Kebobrokan Hukum Di Rezim SBY

Mendasarkan pada realita dan faktanya maka di negara Indonesia sudah tidak pantaslagi dikatakan menganut azas equaliti befour the law (setiap warga Negara sama kedudukannya dihadapan hukum) yang sebagai mana jelas jelas tercantum dalam UUD 1945 kususnya pasal 28 D, poin 1, 3 dan 4, Akan tetapi terjadi pembedaan terhadap kedudukannya dihadapan hukum menurut saya (penulis) yang mana terjadi pemisahan yaitu :
Golongan Elit disini adalah orang-orang yang hidupnya serba berlebihan dibidang perekonomiannya.
Misal : pengusaha, perwira menengah atau perwira tinggi, legislatif, eksekutif, dan yudikatif.
Golongan menengah kebawah adalah Orang-orang yang hidupnya berkecukupan bahkan serba kekurangan di bidang perekonomiannya.

Misal : petani, pedagang, buruh, bahkan fakir miskin.
Jika memang kenyataannya seperti itu maka bagai mana dan apakah negara Indonesia sudah menjalankan ketentuan-ketentuan yang mana sudah di atur dalam UUD 1945. Khususnya pada pasal 34 ayat 1, 2, dan 3. Yang jelas-jelas mengatur tentang :
Akan tetapi sampai sekarang apa yang terjadi dan berkembang di Indonesia?
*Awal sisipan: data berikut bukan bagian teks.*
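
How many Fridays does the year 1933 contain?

January 1, 1933 is a Sunday.
That's 365 days from start to end, counting both.
365 = 7 × 52 + 1, so there are 52 full weeks plus 1 extra day.
Each full week contributes one Friday: 52 so far.
The 1 extra day is Sun — none qualify.
Total: 52 + 0 = 52.

52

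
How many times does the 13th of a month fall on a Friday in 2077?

The 13th falls on a Friday when the month's 13th has weekday Fri.
Jan 13 is Wed; Feb 13 is Sat; Mar 13 is Sat; Apr 13 is Tue; May 13 is Thu; Jun 13 is Sun; Jul 13 is Tue; Aug 13 is Fri ✓; Sep 13 is Mon; Oct 13 is Wed; Nov 13 is Sat; Dec 13 is Mon.
Friday the 13ths: Aug.

1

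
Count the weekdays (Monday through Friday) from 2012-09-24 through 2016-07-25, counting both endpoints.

1001 weekdays

2012-09-24 is a Monday.
From 2012-09-24 to 2016-07-25 is 1401 days inclusive.
1401 = 7 × 200 + 1, so there are 200 full weeks plus 1 extra day.
Each full week contributes 5 weekdays (Mon–Fri): 200 × 5 = 1000.
The 1 extra day is Monday — 1 of them qualifies.
Total: 1000 + 1 = 1001.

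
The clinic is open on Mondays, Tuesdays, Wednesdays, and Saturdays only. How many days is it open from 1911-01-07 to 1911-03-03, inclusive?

1911-01-07 is a Saturday.
That's 56 days from start to end, counting both.
56 = 7 × 8, so the span is exactly 8 full weeks.
Each full week contributes 4 days from the set (Mon, Tue, Wed, Sat): 8 × 4 = 32.
Total: 32.

32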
Jika menurut pengamatan dari hasil analisanya semuanya tidak ada atau masih akan ada tentang perwujuddannya. Yang kemudian saya kaitkan dengan berbagai kasus dibawah ini.

Kemudian sebeum masuk jauh kedalam, penulis ingin mengajak pembaca untuk mengingat kembali akan kemeriahan dan kehebohan yang muncul di negara kita salah satunya Kasus Bank Century misalnya. Ketika sedang hangat-hangatnya berbagai elemen bangsa ikut ambil peran disitu baik ikut-ikutan mengkritisi, hingga menuntut agar Kasus Bank Century segara dituntaskan. Seiring dengan berjalannya waktu para anggota Dewanpun ikut-ikutan dengan gagahnya mengambil alih kasus tersebut dengan kata kerennya menggunakan Hak Angket. Hingga sampai diketemukannya indikasi adanya dana yang menyimpag (terindikasi adanya dugaan kasus korupsi). Setelah itu barulah kasus di limpahkan pada KPK, akan tapi apa yang terjadi setelah itu, kasus Bank Century tersebut belum juga terselesaikan. Kemudian muncullah kasus baru lagi yang tidak kalah heboh dan menariknya sehingga mampu mengalihkan sudut pandang dari berbagai elemen bangsa. Seperti kasus Bibit S.R. dan Candra M.H. dan setelah itu yang paling menyita pandangan dari berbagai elemen bangsa adalah. Seorang PNS (Pegawai Negeri Sipil) golongan 3b yang bisa dikatakan sebagai pegawai baru di kantor Perpajakan dengan tokoh utamanya sebutsaja Gayus.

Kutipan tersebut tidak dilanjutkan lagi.